Over 2,000 claimants have started proceedings but as many as 50,000 households could be affected. This is likely to be the biggest ever defective product group litigation order, with estimated claims in excess of £6m.

(2) Biscuits. In October 2008, following an alert from the Food Standards Agency, thousands of packets of household-name biscuits were recalled because they contained a small amount of melamine. The biscuits had been distributed to retailers across the UK.

Melamine is an industrial chemical used in plastics.

The alert marked the first case of melaminecontaminated food to arrive in the UK since the health scare in China, which killed four babies and left 53,0000 babies ill after drinking formula milk containing the chemical. The melamine had been used to make the milk appear higher in protein.

It was said that the biscuits could cause stomach pain and kidney stones. The FSA stressed that the biscuits were being withdrawn as a “precaution” and were unlikely to pose a significant health risk.

(3) Pork. In November 2008, Ireland's Department of Agriculture found that a number of slaughtered pigs had high levels of potentially dangerous dioxins and polychlorinated biphenols (PCBs). As a result, all pork products made in the Republic of Ireland since 1 September 2008 were recalled.

According to the UK Food Standards Agency, the health risk only results from eating food with high levels of dioxins and PCBs “over a long period”. The effects include cancer, damage to the immune and reproductive systems, as well as skin disease.

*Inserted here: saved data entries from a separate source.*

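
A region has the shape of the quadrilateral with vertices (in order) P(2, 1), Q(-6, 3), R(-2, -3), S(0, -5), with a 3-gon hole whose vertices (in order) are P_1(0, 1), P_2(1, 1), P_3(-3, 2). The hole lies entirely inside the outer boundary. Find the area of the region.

Outer boundary:
Σ = (12) + (24) + (10) + (10) = 56
Area = |Σ|/2 = 28.
Hole:
Apply the surveyor's formula: 2A = Σ (x_i·y_{i+1} − x_{i+1}·y_i), indices taken mod 3.
Σ = (-1) + (5) + (-3) = 1
Area = |Σ|/2 = 0.5.
Net area = 28 − 0.5 = 27.5.

27.5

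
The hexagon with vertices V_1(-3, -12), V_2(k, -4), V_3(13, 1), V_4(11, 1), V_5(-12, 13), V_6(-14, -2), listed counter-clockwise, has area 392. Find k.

15

Write out the shoelace sum; only the two edges meeting at V_2 involve k:
2·Area = [((-3)·(-4) − k·(-12)) + (k·1 − 13·(-4))] + 525
       = 13·k + 589 = 784
⇒ k = 15.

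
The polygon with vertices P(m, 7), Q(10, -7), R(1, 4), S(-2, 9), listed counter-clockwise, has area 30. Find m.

The doubled signed area Σ (x_i y_{i+1} − x_{i+1} y_i) is linear in m.
With m=0 it equals -20; the coefficient of m is -16 (from the two edges through P).
So -16·m + -20 = 2·30 = 60 ⇒ m = -5.

-5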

The FSA confirmed that any products containing less than 20% Irish pork do not have to be tested or withdrawn from sale. However, Irish pork products in the UK will now have to carry special labels confirming that they are safe to eat and have no link to potentially contaminated feed.

Who will be crowned the winner?

The final vote, as usual, comes down to members of the public – in particular, those that are directly affected by the product recalls and regulatory changes as they emerge. However, the real winners will be the consumers, manufacturers and/or insurers who take on board these developments and protect themselves in future.